Das Bild vom Versicherungsvermittler hat sich drastisch verschlechtert – vom ritterlichen Helfer zum profitgetriebenen Verkäufer. Nicht ganz zu Unrecht, meint Susanne Kleinhenz. In ihrem Buch zeigt sie, wie man Vertrauen zurückgewinnt.

Auch wenn die neuen Insurtechs darüber hinwegtäuschen mögen: Für den Versicherungsvertrieb ist das klassische Verkaufsgespräch nach wie vor bedeutend. So beschreibt es Dr. Susanne Kleinhenz in ihrem neuen Buch „Vertriebsgötter“. Sie konstatiert darin eine Vertrauenskrise und fordert einen Dialog „auf Augenhöhe“ zwischen Verkäufer und Kunden. Neben dem dialogischen Verhalten stellt sie dabei ein Konzept der persönlichkeits-orientierten Ansprache vor, das auf einem Modell von acht Archetypen basiert.
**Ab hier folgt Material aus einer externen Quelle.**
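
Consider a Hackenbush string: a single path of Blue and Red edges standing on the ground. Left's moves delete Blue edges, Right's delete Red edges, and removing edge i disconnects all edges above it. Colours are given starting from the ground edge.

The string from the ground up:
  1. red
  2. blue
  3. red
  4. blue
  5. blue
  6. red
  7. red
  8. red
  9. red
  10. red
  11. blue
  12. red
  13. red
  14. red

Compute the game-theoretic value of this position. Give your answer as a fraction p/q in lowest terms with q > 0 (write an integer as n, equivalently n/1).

Recurse on prefixes of the 14-edge string red blue red blue blue red red red red red blue red red red:
1 of 14 · r · max L −∞ · min R 0 -> -1
2 of 14 · rb · max L -1 · min R 0 -> -1/2
3 of 14 · rbr · max L -1 · min R -1/2 -> -3/4
4 of 14 · rbrb · max L -3/4 · min R -1/2 -> -5/8
5 of 14 · rbrbb · max L -5/8 · min R -1/2 -> -9/16
6 of 14 · rbrbbr · max L -5/8 · min R -9/16 -> -19/32
7 of 14 · rbrbbrr · max L -5/8 · min R -19/32 -> -39/64
8 of 14 · rbrbbrrr · max L -5/8 · min R -39/64 -> -79/128
9 of 14 · rbrbbrrrr · max L -5/8 · min R -79/128 -> -159/256
10 of 14 · rbrbbrrrrr · max L -5/8 · min R -159/256 -> -319/512
11 of 14 · rbrbbrrrrrb · max L -319/512 · min R -159/256 -> -637/1024
12 of 14 · rbrbbrrrrrbr · max L -319/512 · min R -637/1024 -> -1275/2048
13 of 14 · rbrbbrrrrrbrr · max L -319/512 · min R -1275/2048 -> -2551/4096
14 of 14 · rbrbbrrrrrbrrr · max L -319/512 · min R -2551/4096 -> -5103/8192

-5103/8192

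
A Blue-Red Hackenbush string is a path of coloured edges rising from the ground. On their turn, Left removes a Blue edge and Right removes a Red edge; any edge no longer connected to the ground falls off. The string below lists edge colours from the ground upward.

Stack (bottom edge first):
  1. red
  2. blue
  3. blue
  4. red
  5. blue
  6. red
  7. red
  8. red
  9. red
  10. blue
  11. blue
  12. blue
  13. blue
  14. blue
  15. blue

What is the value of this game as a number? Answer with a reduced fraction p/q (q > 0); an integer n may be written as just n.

-6017/16384

step 1: add red to get r; options L={ (no moves) } R={ 0 } — -1
step 2: add blue to get rb; options L={ -1 } R={ 0 } — -1/2
step 3: add blue to get rbb; options L={ -1,-1/2 } R={ 0 } — -1/4
step 4: add red to get rbbr; options L={ -1,-1/2 } R={ -1/4,0 } — -3/8
step 5: add blue to get rbbrb; options L={ -1,-1/2,-3/8 } R={ -1/4,0 } — -5/16
step 6: add red to get rbbrbr; options L={ -1,-1/2,-3/8 } R={ -5/16,-1/4,0 } — -11/32
step 7: add red to get rbbrbrr; options L={ -1,-1/2,-3/8 } R={ -11/32,-5/16,-1/4,0 } — -23/64
step 8: add red to get rbbrbrrr; options L={ -1,-1/2,-3/8 } R={ -23/64,-11/32,-5/16,-1/4,0 } — -47/128
step 9: add red to get rbbrbrrrr; options L={ -1,-1/2,-3/8 } R={ -47/128,-23/64,-11/32,-5/16,-1/4,0 } — -95/256
step 10: add blue to get rbbrbrrrrb; options L={ -1,-1/2,-3/8,-95/256 } R={ -47/128,-23/64,-11/32,-5/16,-1/4,0 } — -189/512
step 11: add blue to get rbbrbrrrrbb; options L={ -1,-1/2,-3/8,-95/256,-189/512 } R={ -47/128,-23/64,-11/32,-5/16,-1/4,0 } — -377/1024
step 12: add blue to get rbbrbrrrrbbb; options L={ -1,-1/2,-3/8,-95/256,-189/512,-377/1024 } R={ -47/128,-23/64,-11/32,-5/16,-1/4,0 } — -753/2048
step 13: add blue to get rbbrbrrrrbbbb; options L={ -1,-1/2,-3/8,-95/256,-189/512,-377/1024,-753/2048 } R={ -47/128,-23/64,-11/32,-5/16,-1/4,0 } — -1505/4096
step 14: add blue to get rbbrbrrrrbbbbb; options L={ -1,-1/2,-3/8,-95/256,-189/512,-377/1024,-753/2048,-1505/4096 } R={ -47/128,-23/64,-11/32,-5/16,-1/4,0 } — -3009/8192
step 15: add blue to get rbbrbrrrrbbbbbb; options L={ -1,-1/2,-3/8,-95/256,-189/512,-377/1024,-753/2048,-1505/4096,-3009/8192 } R={ -47/128,-23/64,-11/32,-5/16,-1/4,0 } — -6017/16384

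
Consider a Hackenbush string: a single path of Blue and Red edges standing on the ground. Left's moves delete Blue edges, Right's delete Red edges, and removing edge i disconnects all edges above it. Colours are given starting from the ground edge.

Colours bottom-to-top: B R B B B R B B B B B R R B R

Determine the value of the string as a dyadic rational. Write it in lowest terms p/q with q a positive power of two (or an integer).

15333/16384

Build value(s[:k]) for k = 1..15, string s = B R B B B R B B B B B R R B R.
value(B) = { 0 | none } ⇒ 1
value(BR) = { 0 | 1 } ⇒ 1/2
value(BRB) = { 0; 1/2 | 1 } ⇒ 3/4
value(BRBB) = { 0; 1/2; 3/4 | 1 } ⇒ 7/8
value(BRBBB) = { 0; 1/2; 3/4; 7/8 | 1 } ⇒ 15/16
value(BRBBBR) = { 0; 1/2; 3/4; 7/8 | 15/16; 1 } ⇒ 29/32
value(BRBBBRB) = { 0; 1/2; 3/4; 7/8; 29/32 | 15/16; 1 } ⇒ 59/64
value(BRBBBRBB) = { 0; 1/2; 3/4; 7/8; 29/32; 59/64 | 15/16; 1 } ⇒ 119/128
value(BRBBBRBBB) = { 0; 1/2; 3/4; 7/8; 29/32; 59/64; 119/128 | 15/16; 1 } ⇒ 239/256
value(BRBBBRBBBB) = { 0; 1/2; 3/4; 7/8; 29/32; 59/64; 119/128; 239/256 | 15/16; 1 } ⇒ 479/512
value(BRBBBRBBBBB) = { 0; 1/2; 3/4; 7/8; 29/32; 59/64; 119/128; 239/256; 479/512 | 15/16; 1 } ⇒ 959/1024
value(BRBBBRBBBBBR) = { 0; 1/2; 3/4; 7/8; 29/32; 59/64; 119/128; 239/256; 479/512 | 959/1024; 15/16; 1 } ⇒ 1917/2048
value(BRBBBRBBBBBRR) = { 0; 1/2; 3/4; 7/8; 29/32; 59/64; 119/128; 239/256; 479/512 | 1917/2048; 959/1024; 15/16; 1 } ⇒ 3833/4096
value(BRBBBRBBBBBRRB) = { 0; 1/2; 3/4; 7/8; 29/32; 59/64; 119/128; 239/256; 479/512; 3833/4096 | 1917/2048; 959/1024; 15/16; 1 } ⇒ 7667/8192
value(BRBBBRBBBBBRRBR) = { 0; 1/2; 3/4; 7/8; 29/32; 59/64; 119/128; 239/256; 479/512; 3833/4096 | 7667/8192; 1917/2048; 959/1024; 15/16; 1 } ⇒ 15333/16384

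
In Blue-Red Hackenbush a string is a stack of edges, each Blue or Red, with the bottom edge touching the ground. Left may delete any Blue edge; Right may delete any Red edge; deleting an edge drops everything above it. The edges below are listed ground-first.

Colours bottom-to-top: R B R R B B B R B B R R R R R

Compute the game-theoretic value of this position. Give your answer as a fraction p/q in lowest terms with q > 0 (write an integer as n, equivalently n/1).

R: Left {  }, Right { 0 } — simplest -1
RB: Left { -1 }, Right { 0 } — simplest -1/2
RBR: Left { -1 }, Right { -1/2; 0 } — simplest -3/4
RBRR: Left { -1 }, Right { -3/4; -1/2; 0 } — simplest -7/8
RBRRB: Left { -1; -7/8 }, Right { -3/4; -1/2; 0 } — simplest -13/16
RBRRBB: Left { -1; -7/8; -13/16 }, Right { -3/4; -1/2; 0 } — simplest -25/32
RBRRBBB: Left { -1; -7/8; -13/16; -25/32 }, Right { -3/4; -1/2; 0 } — simplest -49/64
RBRRBBBR: Left { -1; -7/8; -13/16; -25/32 }, Right { -49/64; -3/4; -1/2; 0 } — simplest -99/128
RBRRBBBRB: Left { -1; -7/8; -13/16; -25/32; -99/128 }, Right { -49/64; -3/4; -1/2; 0 } — simplest -197/256
RBRRBBBRBB: Left { -1; -7/8; -13/16; -25/32; -99/128; -197/256 }, Right { -49/64; -3/4; -1/2; 0 } — simplest -393/512
RBRRBBBRBBR: Left { -1; -7/8; -13/16; -25/32; -99/128; -197/256 }, Right { -393/512; -49/64; -3/4; -1/2; 0 } — simplest -787/1024
RBRRBBBRBBRR: Left { -1; -7/8; -13/16; -25/32; -99/128; -197/256 }, Right { -787/1024; -393/512; -49/64; -3/4; -1/2; 0 } — simplest -1575/2048
RBRRBBBRBBRRR: Left { -1; -7/8; -13/16; -25/32; -99/128; -197/256 }, Right { -1575/2048; -787/1024; -393/512; -49/64; -3/4; -1/2; 0 } — simplest -3151/4096
RBRRBBBRBBRRRR: Left { -1; -7/8; -13/16; -25/32; -99/128; -197/256 }, Right { -3151/4096; -1575/2048; -787/1024; -393/512; -49/64; -3/4; -1/2; 0 } — simplest -6303/8192
RBRRBBBRBBRRRRR: Left { -1; -7/8; -13/16; -25/32; -99/128; -197/256 }, Right { -6303/8192; -3151/4096; -1575/2048; -787/1024; -393/512; -49/64; -3/4; -1/2; 0 } — simplest -12607/16384

-12607/16384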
Wozu braucht es im Versicherungsvertrieb noch Persönlichkeit, ließe sich angesichts der aktuellen Entwicklungen in der Branche fragen. Denn in Zeiten von Online-Portalen und Insurtechs rückt der Einsatz von Serviceangeboten wie dem Robo-Advisor, der auf Algorithmen basiert, verstärkt in den Blickpunkt.

Seit Kurzem etwa stellt die Fonds Finanz Maklerservice GmbH das gemeinsam mit der Softfair GmbH entwickelte Analysetool „FinanzLotse 3.0“ auch Endkunden von Versicherungsmaklern zur Verfügung. Diese sollen in die Lage versetzt werden, „vollkommen selbstständig [zu] ermitteln und den bestehenden Versicherungsschutz mit Vergleichsrechnern [zu] optimieren“.

Ein Versicherungs-Robo-Advisor wie die Clark Germany GmbH, die kürzlich erneut mehrere Millionen Euro Investorengelder eingesammeln konnte, hat verkündet, ihre Beratungsalgorithmen „noch umfassender“ weiterentwickeln zu wollen.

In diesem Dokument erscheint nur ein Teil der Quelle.